Halime, erkenden kalkıp lavaboya gitmişti. Vücudundaki ağrılar sabahları daha da şiddetleniyordu. Dün aldığı haberlerden sonra annesi çok üzülmüştü. Sinan ise her şeyden haberi varmışçasına sessizce kucağında ağlamayı tercih etmişti. Gece de üstüne yayılınca sırtındaki ağrı iyice kendini belli etmişti. Daha ne kadar saklayabilirdi bu yaraları bilmiyordu. Hafsa'nın aldığı elbiseleri giymek yerine yine pantolon ve gömleğini giyip üstüne kapüşonunu geçirmişti. Bunların içinde daha iyi saklıyordu kendini çünkü. Aynanın karşısına geçip üstünü çıkardı, gömleği sıyırıp sırtına bakmak için döndüğünde aniden karşılaştığı kişiyle donup kalmıştı. Hafsa, şaşkınlıkla Halime'nin vücuduna bakarken diyecek bir şey bulamıyordu. Halime'nin aklı başına geldiğinde hızla üstünü düzeltip çıkmak için yeltendi. Hafsa önünü kesip,
" Bana bir açıklama yapmayacak mısın?"
" Lütfen. Müsade et,"
" Halime! Bunu nasıl saklarsın?!"
" Hafsa, lütfen aramızda kalsın."
Dedi ve hızla çıktı. Üst kata çıkmak için yeltendiğinde merdivenlerde Hâlim ile karşılaşınca başını iyice eğip bir şey demeden yanından geçti. Hâlim, yüzüne bakmayan Halime'ye üzülse de bir şey demedi. Dün aldığı haberler yüzünden ağlamış olma ihtimali yeterince canını sıkıyordu çünkü.

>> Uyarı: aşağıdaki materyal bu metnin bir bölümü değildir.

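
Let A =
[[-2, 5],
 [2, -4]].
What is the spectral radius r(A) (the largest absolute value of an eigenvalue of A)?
r(A) = (6 + sqrt(44))/2 ≈ 6.3166

The eigenvalues of A are the roots of its characteristic polynomial. With M = A (coefficients from the trace and determinant):
  p(λ) = det(λ I - M) = λ^2 + 6λ - 2.
For λ^2 + 6λ - 2 the discriminant is 44. It is nonnegative but not a perfect square, so the roots are real and irrational: λ = (-6 ± sqrt(44))/2 ≈ 0.3166, -6.3166.
Thus the eigenvalues (to 4 decimals) are 0.3166 (modulus 0.3166); -6.3166 (modulus 6.3166). The spectral radius is the largest modulus: r(A) = (6 + sqrt(44))/2 ≈ 6.3166. (Cross-check: r(A) ≤ ||A||_2 ≈ 6.9942; equality holds whenever A is normal, though it can also hold for some non-normal A.)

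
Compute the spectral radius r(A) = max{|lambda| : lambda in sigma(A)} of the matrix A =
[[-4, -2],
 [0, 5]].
r(A) = 5

The eigenvalues of A are the roots of its characteristic polynomial. With M = A (coefficients from the trace and determinant):
  p(λ) = det(λ I - M) = λ^2 - λ - 20.
For λ^2 - λ - 20 the discriminant is 81. It is a perfect square (9^2), so the roots are rational: λ = (1 ± 9)/2 = 5, -4.
Thus the eigenvalues (to 4 decimals) are 5 (modulus 5); -4 (modulus 4). The spectral radius is the largest modulus: r(A) = 5. (Cross-check: r(A) ≤ ||A||_2 ≈ 5.7278; equality holds whenever A is normal, though it can also hold for some non-normal A.)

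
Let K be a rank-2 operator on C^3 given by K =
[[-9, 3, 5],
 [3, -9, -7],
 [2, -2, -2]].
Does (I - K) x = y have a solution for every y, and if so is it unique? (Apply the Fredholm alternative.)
(I - K) is invertible (det(I - K) = 105 ≠ 0), so for every y in C^3 the equation (I - K) x = y has a unique solution.

K has rank 2 and factors as K = U V^T = u1 v1^T + u2 v2^T with u1 = (-3, 3, 1), v1 = (2, -2, -2), u2 = (1, 1, 0), v2 = (-3, -3, -1) (multiplying out reproduces the displayed K). The nonzero eigenvalues of U V^T coincide with those of the 2 x 2 matrix G = V^T U = [[v1·u1, v1·u2], [v2·u1, v2·u2]] = [[-14, 0], [-1, -6]], and by the Sylvester determinant identity det(I_3 - U V^T) = det(I_2 - V^T U) = det([[15, 0], [1, 7]]) = (15)(7) - (0)(1) = 105. (Direct check: I - K =
[[10, -3, -5],
 [-3, 10, 7],
 [-2, 2, 3]]
has determinant 105.) The finite-dimensional Fredholm alternative says: either (I - K) is invertible, or ker(I - K) ≠ {0} and then range(I - K) = ker((I - K)^*)^⊥, with dim ker(I - K) = dim ker((I - K)^*). Since det(I - K) ≠ 0, 1 is not an eigenvalue of K and ker(I - K) = {0}, so we are in the first case: for every y there is a unique x = (I - K)^(-1) y. (Explicitly, by the Woodbury identity, (I - U V^T)^(-1) = I + U (I_2 - G)^(-1) V^T.)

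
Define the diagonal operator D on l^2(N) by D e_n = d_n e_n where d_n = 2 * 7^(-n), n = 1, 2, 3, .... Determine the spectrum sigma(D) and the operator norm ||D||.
sigma(D) = {2 * 7^(-n) : n ≥ 1} ∪ {0}; ||D|| = 2/7

A bounded diagonal operator on l^2 with diagonal entries d_n has spectrum equal to the closure of {d_n : n ≥ 1}: every d_n is an eigenvalue (with eigenvector e_n), so {d_n} ⊂ sigma(D); the spectrum is closed, so its closure is too; and for lambda not in the closure, (D - lambda I) has bounded inverse (the diagonal entries 1/(d_n - lambda) are bounded). For our sequence d_n = 2 * 7^(-n), n = 1, 2, 3, ...:
  - {d_n} = {2 * 7^(-n) : n ≥ 1}; the only limit point is 0
  - closure = {2 * 7^(-n) : n ≥ 1} ∪ {0}
For the norm: a diagonal operator has ||D|| = sup_n |d_n|. Here d_n = 2 * 7^(-n) is positive and decreasing, so sup_n |d_n| = d_1 = 2/7. So ||D|| = 2/7.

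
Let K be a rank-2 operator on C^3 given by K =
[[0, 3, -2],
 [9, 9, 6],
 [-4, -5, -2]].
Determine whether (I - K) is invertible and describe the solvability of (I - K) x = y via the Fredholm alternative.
(I - K) is invertible (det(I - K) = -29 ≠ 0), so for every y in C^3 the equation (I - K) x = y has a unique solution.

K has rank 2 and factors as K = U V^T = u1 v1^T + u2 v2^T with u1 = (-2, -3, 2), v1 = (-3, -3, -2), u2 = (-3, 0, 1), v2 = (2, 1, 2) (multiplying out reproduces the displayed K). The nonzero eigenvalues of U V^T coincide with those of the 2 x 2 matrix G = V^T U = [[v1·u1, v1·u2], [v2·u1, v2·u2]] = [[11, 7], [-3, -4]], and by the Sylvester determinant identity det(I_3 - U V^T) = det(I_2 - V^T U) = det([[-10, -7], [3, 5]]) = (-10)(5) - (-7)(3) = -29. (Direct check: I - K =
[[1, -3, 2],
 [-9, -8, -6],
 [4, 5, 3]]
has determinant -29.) The finite-dimensional Fredholm alternative says: either (I - K) is invertible, or ker(I - K) ≠ {0} and then range(I - K) = ker((I - K)^*)^⊥, with dim ker(I - K) = dim ker((I - K)^*). Since det(I - K) ≠ 0, 1 is not an eigenvalue of K and ker(I - K) = {0}, so we are in the first case: for every y there is a unique x = (I - K)^(-1) y. (Explicitly, by the Woodbury identity, (I - U V^T)^(-1) = I + U (I_2 - G)^(-1) V^T.)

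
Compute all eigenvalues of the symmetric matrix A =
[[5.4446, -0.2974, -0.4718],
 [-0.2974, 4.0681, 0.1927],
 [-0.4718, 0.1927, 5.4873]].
sigma(A) ≈ {4, 5, 6}

A is real symmetric, so its spectrum consists of real eigenvalues. Expanding the characteristic polynomial of the displayed matrix gives
  det(λ I - A) = p(λ) = λ^3 + (-15)λ^2 + (74)λ + (-120).
Solving p(λ) = 0 yields eigenvalues ≈ 4, 5, 6. (A is shown rounded to 4 decimals, so these recover the underlying integer eigenvalues to within that precision.)
Verification: the trace of A = 15 equals the sum of eigenvalues 15, and det(A) ≈ 120.0002 matches the eigenvalue product 120.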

Halime, odaya girince annesi ve Sinan'ın yanına geldi. Birbirlerine sarılmış yatıyorlardı hala, Sinan'ın hırçın siyah saçlarını kenara çekti. Annesinin yüzünü okşadı... Onları öylece izledi, bu günü hiç düşünmemiş hayal etmemişti. Hayal etmeyi bırakalı çok olmuştu. Derin bir soluk aldı, boğazında düğümlenen hıçkırıkla yerinden doğruldu. Sakin olmaya çalışarak odadan çıktı, merdivenleri inip etrafta kimseleri göremeyince evin kapısını açtı. Büyük kapı ona sessizce boyun eğerken dışarı çıkmıştı. Kapüşonunu kafasına geçirip sağa döndü, sağ iyidir dedi. Sağa döndü. Uzun taşlı bir köy yolu değildi, kaldırım taşlarının olduğu ağaçlı bir yoldu. Güzel bir yol. Üstünde belki uzun bir yürüyüş yapacağı bir yol. Kaçmak için kullanabileceği bir yol.